I've never used a fire hose for silica control, but have utilized garden hoses and bug sprayers. My paperboy math indicates this leaves less water to process.
I'll have to request a chest x-ray on my next annual physical to check for scarring as I gave been in nuke D&D, deconstruction, demolition, and remediation since '76.
A garden hose or bug sprayer would not suppress fugitive dust on a 250,000 to million square foot building being demolished.

I don't see the fire hoses used much any more, the foggers (snow machines) have become more effective and for the reason that you mention.

Some times a fire hose was the only answer for the demolition of an elevated structure such as a contaminated chimney though drilling holes at the bottom and ventilating I think is better. We put a worker in a manbasket for elevated suppression but there are foggers on booms today.

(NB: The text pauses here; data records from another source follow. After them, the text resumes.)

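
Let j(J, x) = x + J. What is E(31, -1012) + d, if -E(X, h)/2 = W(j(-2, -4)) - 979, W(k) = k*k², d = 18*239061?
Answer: 4305488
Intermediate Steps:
d = 4303098
j(J, x) = J + x
W(k) = k³
E(X, h) = 2390 (E(X, h) = -2*((-2 - 4)³ - 979) = -2*((-6)³ - 979) = -2*(-216 - 979) = -2*(-1195) = 2390)
E(31, -1012) + d = 2390 + 4303098 = 4305488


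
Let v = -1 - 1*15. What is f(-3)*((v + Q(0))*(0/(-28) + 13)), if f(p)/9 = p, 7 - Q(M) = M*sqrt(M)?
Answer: 3159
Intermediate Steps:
Q(M) = 7 - M**(3/2) (Q(M) = 7 - M*sqrt(M) = 7 - M**(3/2))
f(p) = 9*p
v = -16 (v = -1 - 15 = -16)
f(-3)*((v + Q(0))*(0/(-28) + 13)) = (9*(-3))*((-16 + (7 - 0**(3/2)))*(0/(-28) + 13)) = -27*(-16 + (7 - 1*0))*(0*(-1/28) + 13) = -27*(-16 + (7 + 0))*(0 + 13) = -27*(-16 + 7)*13 = -(-243)*13 = -27*(-117) = 3159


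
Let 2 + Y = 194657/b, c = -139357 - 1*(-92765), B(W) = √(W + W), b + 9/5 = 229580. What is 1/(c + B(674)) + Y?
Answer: -717736829002031/622964209634589 - √337/1085406558 ≈ -1.1521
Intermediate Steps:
b = 1147891/5 (b = -9/5 + 229580 = 1147891/5 ≈ 2.2958e+5)
B(W) = √2*√W (B(W) = √(2*W) = √2*√W)
c = -46592 (c = -139357 + 92765 = -46592)
Y = -1322497/1147891 (Y = -2 + 194657/(1147891/5) = -2 + 194657*(5/1147891) = -2 + 973285/1147891 = -1322497/1147891 ≈ -1.1521)
1/(c + B(674)) + Y = 1/(-46592 + √2*√674) - 1322497/1147891 = 1/(-46592 + 2*√337) - 1322497/1147891 = -1322497/1147891 + 1/(-46592 + 2*√337)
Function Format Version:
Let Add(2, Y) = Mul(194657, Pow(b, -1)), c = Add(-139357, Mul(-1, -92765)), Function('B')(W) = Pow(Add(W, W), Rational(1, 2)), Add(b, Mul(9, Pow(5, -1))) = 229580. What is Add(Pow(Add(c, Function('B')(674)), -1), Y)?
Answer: Add(Rational(-717736829002031, 622964209634589), Mul(Rational(-1, 1085406558), Pow(337, Rational(1, 2)))) ≈ -1.1521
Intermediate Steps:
b = Rational(1147891, 5) (b = Add(Rational(-9, 5), 229580) = Rational(1147891, 5) ≈ 2.2958e+5)
Function('B')(W) = Mul(Pow(2, Rational(1, 2)), Pow(W, Rational(1, 2))) (Function('B')(W) = Pow(Mul(2, W), Rational(1, 2)) = Mul(Pow(2, Rational(1, 2)), Pow(W, Rational(1, 2))))
c = -46592 (c = Add(-139357, 92765) = -46592)
Y = Rational(-1322497, 1147891) (Y = Add(-2, Mul(194657, Pow(Rational(1147891, 5), -1))) = Add(-2, Mul(194657, Rational(5, 1147891))) = Add(-2, Rational(973285, 1147891)) = Rational(-1322497, 1147891) ≈ -1.1521)
Add(Pow(Add(c, Function('B')(674)), -1), Y) = Add(Pow(Add(-46592, Mul(Pow(2, Rational(1, 2)), Pow(674, Rational(1, 2)))), -1), Rational(-1322497, 1147891)) = Add(Pow(Add(-46592, Mul(2, Pow(337, Rational(1, 2)))), -1), Rational(-1322497, 1147891)) = Add(Rational(-1322497, 1147891), Pow(Add(-46592, Mul(2, Pow(337, Rational(1, 2)))), -1))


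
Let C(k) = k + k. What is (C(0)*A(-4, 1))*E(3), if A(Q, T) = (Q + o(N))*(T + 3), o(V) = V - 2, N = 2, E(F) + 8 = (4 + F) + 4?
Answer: 0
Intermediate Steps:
E(F) = F (E(F) = -8 + ((4 + F) + 4) = -8 + (8 + F) = F)
C(k) = 2*k
o(V) = -2 + V
A(Q, T) = Q*(3 + T) (A(Q, T) = (Q + (-2 + 2))*(T + 3) = (Q + 0)*(3 + T) = Q*(3 + T))
(C(0)*A(-4, 1))*E(3) = ((2*0)*(-4*(3 + 1)))*3 = (0*(-4*4))*3 = (0*(-16))*3 = 0*3 = 0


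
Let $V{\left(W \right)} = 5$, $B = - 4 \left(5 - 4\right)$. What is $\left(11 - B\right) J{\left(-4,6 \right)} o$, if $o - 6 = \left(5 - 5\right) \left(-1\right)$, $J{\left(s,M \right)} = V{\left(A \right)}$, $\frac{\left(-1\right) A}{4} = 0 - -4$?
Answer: $450$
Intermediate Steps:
$A = -16$ ($A = - 4 \left(0 - -4\right) = - 4 \left(0 + 4\right) = \left(-4\right) 4 = -16$)
$B = -4$ ($B = \left(-4\right) 1 = -4$)
$J{\left(s,M \right)} = 5$
$o = 6$ ($o = 6 + \left(5 - 5\right) \left(-1\right) = 6 + 0 \left(-1\right) = 6 + 0 = 6$)
$\left(11 - B\right) J{\left(-4,6 \right)} o = \left(11 - -4\right) 5 \cdot 6 = \left(11 + 4\right) 5 \cdot 6 = 15 \cdot 5 \cdot 6 = 75 \cdot 6 = 450$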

For older large facilities the ground below is likely contaminated and will be excavated anyway so if there is no runoff it is not a big deal. The below ground excavation is phase two anyway when you move from RCRA to CERCLA regulations for below grade demolition.
Silica is frequently the secondary function of air quality control. Radiological asbestos etc. are usually the primary reason. Silica is in a wide variety of materials including the dust that is raised by trucks moving on the ground, if you are on a unpaved site you probably saw water trucks sprinkling the ground. That wasn't to keep dust off the office curtains.
Silica is 59 percent of the earths crust.